C’est vrai que si le partenaire ne valorise pas alors ils vont un peu bâcler le travail et nous, il faut qu’on soit derrière pour rattraper le coup. Mais si le partenaire est très ouvert, ou fait très attention aux volontaires alors il n’y a pas de problème, il pourra faire autant de critiques positives que négatives.

La non-reconnaissance du travail réalisé par les volontaires entraînera non seulement une grande démotivation mais mettra en péril la nature même du projet Solidarcité. Il sera difficile pour le responsable de « récupérer la sauce » auprès des volontaires quand ces derniers estiment, à juste titre, avoir été exploités et pris pour de la main d’œuvre bon marché.

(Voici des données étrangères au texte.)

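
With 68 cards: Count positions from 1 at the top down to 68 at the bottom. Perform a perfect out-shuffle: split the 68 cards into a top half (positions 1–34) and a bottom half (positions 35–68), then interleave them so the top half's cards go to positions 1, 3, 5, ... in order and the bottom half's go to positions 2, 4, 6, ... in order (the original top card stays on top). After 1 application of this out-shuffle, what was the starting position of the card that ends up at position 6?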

C’est vachement important ça si un partenaire ne fait pas très attention à eux …j’ai remarqué ça avec le groupe de l’année dernière, si le partenaire n’est pas souvent là, s’il ne valorise pas les volontaires. C’est vrai que bon, ils prennent ça comme si on les avait exploités. Ils vont mal réagir quoi, ils vont dire : « ouais, ce chantier là on a pas aimé ». Ce n’était pas terrible même si on pense que ce chantier était vraiment bien. Mais si on a un partenaire, qui est tout le temps là, qui fait attention à eux, qui leur offre des repas, alors là ils trouvent que c’est un super chantier, si on ne les valorise pas alors ils ne sont plus tellement motivés.